Although Michael Warren considered himself one of the black hippies of the 60s and 70s, his roots run deep into Jazz, Funk and Motown groove. He has performed and toured with a great spectrum of dynamic artists including MERL SAUNDERS, BB KING, RANDY CRAWFORD, MARIA MULDAUR, BUDDY MILES, THE CRUSADERS, THE DAVE MATTHEWS BAND and many others. The performance venues where he has displayed his talent range from The Grand Ole Opry in Nashville, The House of Blues in Chicago, The Fillmore in San Francisco to Carnegie Hall in New York City.

His musical beginnings started in Seattle, Washington. Born to a music, contracting and real estate family, Warren took the path of music, leaving real estate for a later time. Warren’s father Eugene Warren, Sr. moonlighted as jazz pianist, organist and music contractor all over the Washington State and Canada while his mother and sisters sang in church. Warren recalls, “I now realize that some of those people hanging out in are basement rehearsal room were Jimi Hendricks and Ray Charles”, among others.

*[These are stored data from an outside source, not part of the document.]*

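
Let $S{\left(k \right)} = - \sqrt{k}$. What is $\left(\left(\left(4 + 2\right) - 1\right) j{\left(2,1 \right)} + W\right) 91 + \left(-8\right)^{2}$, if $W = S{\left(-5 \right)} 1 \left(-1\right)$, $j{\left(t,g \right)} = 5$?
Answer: $2339 + 91 i \sqrt{5} \approx 2339.0 + 203.48 i$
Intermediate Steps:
$W = i \sqrt{5}$ ($W = - \sqrt{-5} \cdot 1 \left(-1\right) = - i \sqrt{5} \cdot 1 \left(-1\right) = - i \sqrt{5} \left(-1\right) = i \sqrt{5} \approx 2.2361 i$)
$\left(\left(\left(4 + 2\right) - 1\right) j{\left(2,1 \right)} + W\right) 91 + \left(-8\right)^{2} = \left(\left(\left(4 + 2\right) - 1\right) 5 + i \sqrt{5}\right) 91 + \left(-8\right)^{2} = \left(\left(6 - 1\right) 5 + i \sqrt{5}\right) 91 + 64 = \left(5 \cdot 5 + i \sqrt{5}\right) 91 + 64 = \left(25 + i \sqrt{5}\right) 91 + 64 = \left(2275 + 91 i \sqrt{5}\right) + 64 = 2339 + 91 i \sqrt{5}$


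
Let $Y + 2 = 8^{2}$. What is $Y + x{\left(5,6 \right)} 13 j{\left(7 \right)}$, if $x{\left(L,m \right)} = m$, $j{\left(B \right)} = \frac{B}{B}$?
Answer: $140$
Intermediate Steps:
$j{\left(B \right)} = 1$
$Y = 62$ ($Y = -2 + 8^{2} = -2 + 64 = 62$)
$Y + x{\left(5,6 \right)} 13 j{\left(7 \right)} = 62 + 6 \cdot 13 \cdot 1 = 62 + 78 \cdot 1 = 62 + 78 = 140$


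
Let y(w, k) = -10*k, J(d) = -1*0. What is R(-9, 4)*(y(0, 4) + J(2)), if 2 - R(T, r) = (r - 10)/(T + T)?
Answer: -200/3 ≈ -66.667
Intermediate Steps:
J(d) = 0
R(T, r) = 2 - (-10 + r)/(2*T) (R(T, r) = 2 - (r - 10)/(T + T) = 2 - (-10 + r)/(2*T))
R(-9, 4)*(y(0, 4) + J(2)) = ((½)*(10 - 1*4 + 4*(-9))/(-9))*(-10*4 + 0) = ((½)*(-⅑)*(10 - 4 - 36))*(-40 + 0) = ((½)*(-⅑)*(-30))*(-40) = (5/3)*(-40) = -200/3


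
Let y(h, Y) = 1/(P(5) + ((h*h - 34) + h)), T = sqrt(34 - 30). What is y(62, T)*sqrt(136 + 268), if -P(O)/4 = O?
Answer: sqrt(101)/1926 ≈ 0.0052180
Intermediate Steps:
P(O) = -4*O
T = 2 (T = sqrt(4) = 2)
y(h, Y) = 1/(-54 + h + h**2) (y(h, Y) = 1/(-4*5 + ((h*h - 34) + h)) = 1/(-20 + ((h**2 - 34) + h)) = 1/(-20 + ((-34 + h**2) + h)) = 1/(-20 + (-34 + h + h**2)) = 1/(-54 + h + h**2))
y(62, T)*sqrt(136 + 268) = sqrt(136 + 268)/(-54 + 62 + 62**2) = sqrt(404)/(-54 + 62 + 3844) = (2*sqrt(101))/3852 = sqrt(101)/1926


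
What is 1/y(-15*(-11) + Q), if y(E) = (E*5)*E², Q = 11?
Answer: 1/27258880 ≈ 3.6685e-8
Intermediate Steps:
y(E) = 5*E³ (y(E) = (5*E)*E² = 5*E³)
1/y(-15*(-11) + Q) = 1/(5*(-15*(-11) + 11)³) = 1/(5*(165 + 11)³) = 1/(5*176³) = 1/(5*5451776) = 1/27258880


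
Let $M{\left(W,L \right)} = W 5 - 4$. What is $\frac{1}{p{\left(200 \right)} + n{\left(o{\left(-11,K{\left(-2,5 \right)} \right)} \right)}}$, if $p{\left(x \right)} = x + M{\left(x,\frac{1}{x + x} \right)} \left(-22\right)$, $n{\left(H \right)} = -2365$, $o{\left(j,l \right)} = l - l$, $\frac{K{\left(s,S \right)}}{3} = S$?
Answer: $- \frac{1}{24077} \approx -4.1533 \cdot 10^{-5}$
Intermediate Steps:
$K{\left(s,S \right)} = 3 S$
$M{\left(W,L \right)} = -4 + 5 W$ ($M{\left(W,L \right)} = 5 W - 4 = -4 + 5 W$)
$o{\left(j,l \right)} = 0$
$p{\left(x \right)} = 88 - 109 x$ ($p{\left(x \right)} = x + \left(-4 + 5 x\right) \left(-22\right) = x - \left(-88 + 110 x\right) = 88 - 109 x$)
$\frac{1}{p{\left(200 \right)} + n{\left(o{\left(-11,K{\left(-2,5 \right)} \right)} \right)}} = \frac{1}{\left(88 - 21800\right) - 2365} = \frac{1}{-21712 - 2365} = \frac{1}{-24077} = - \frac{1}{24077}$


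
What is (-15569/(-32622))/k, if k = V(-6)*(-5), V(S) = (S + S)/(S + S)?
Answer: -15569/163110 ≈ -0.095451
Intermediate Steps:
V(S) = 1 (V(S) = (2*S)/((2*S)) = (2*S)*(1/(2*S)) = 1)
k = -5 (k = 1*(-5) = -5)
(-15569/(-32622))/k = -15569/(-32622)/(-5) = -15569*(-1/32622)*(-1/5) = (15569/32622)*(-1/5) = -15569/163110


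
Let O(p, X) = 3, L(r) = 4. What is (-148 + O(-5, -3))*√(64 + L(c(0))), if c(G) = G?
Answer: -290*√17 ≈ -1195.7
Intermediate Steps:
(-148 + O(-5, -3))*√(64 + L(c(0))) = (-148 + 3)*√(64 + 4) = -290*√17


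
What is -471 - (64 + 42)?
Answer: -577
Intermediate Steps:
-471 - (64 + 42) = -471 - 1*106 = -471 - 106 = -577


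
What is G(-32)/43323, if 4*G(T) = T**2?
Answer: 256/43323 ≈ 0.0059091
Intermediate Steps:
G(T) = T**2/4
G(-32)/43323 = ((1/4)*(-32)**2)/43323 = ((1/4)*1024)*(1/43323) = 256*(1/43323) = 256/43323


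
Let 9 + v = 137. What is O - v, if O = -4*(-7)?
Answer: -100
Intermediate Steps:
O = 28
v = 128 (v = -9 + 137 = 128)
O - v = 28 - 1*128 = 28 - 128 = -100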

Warren was to be a pianist as was his older brother Eugene, Jr. and younger brother Walter. That changed when his father recruited his older brother Eugene, Jr. to play bass when his bassist couldn’t make the gig. He was hooked when he watched them rehearse with the rest of the band in his dad’s basement rehearsal room. By age 5 he was sitting on his brother’s lap picking Motown tunes on a scaled down Dan Electro bass. He was also sneaking down to the rehearsal room to try out every instrument left behind for the next rehearsal. By age 7, Warren was dabbling on guitar, piano, organ, and vibes, occasionally trying out saxophone and trombone. While he never really took formal lessons on any of them, by 9 years old, he gained enough knowledge and facility to show his friends how to get around the instruments and eventually started his first band at age 10. He taught his younger brother the bass so he could play piano. He recalls, “that was the first time I ever got paid to do what I truly loved. We made 10 bucks and came to 2 dollars each!” By 12 years old, he had formed his first 3-piece horn band with trumpet, sax and trombone. Needing to teach the trombone player how to play various riffs and phrases, he learned to play trombone by ear. Realizing how much he enjoyed the instrument Warren continued to play the trombone for the next 20 years.

Warren decided to leave Seattle for a short Navy career in San Diego, which did not include music study. He eventually moved to the Oakland bay area to pursue a music career. Landing at Laney College, Warren recalls, “Jazz Pianist professor Ed Kelly was the jazz band director. I remember walking into the music department and asking him if I could play bass. Looking over his glasses, he pointed over to the bass chair where there were at least 8 guys and one girl standing, handed me a bass trombone and said ‘go home and practice this and you can play’. I played in the trombone section for the next 2 years. That was 1975. I eventually bought myself an electric bass and borrowed an upright and started playing mostly trombone gigs around the bay area with groups such as the Caribbean All Stars, the Ballads and Son & Daughters of Lite. For about 2 years, no one at Laney knew I was a bassist. They would always refer to me as ‘that bad trombone player.’ Eventually, due to cracks in my front teeth, I retired the trombone and went back to playing bass”.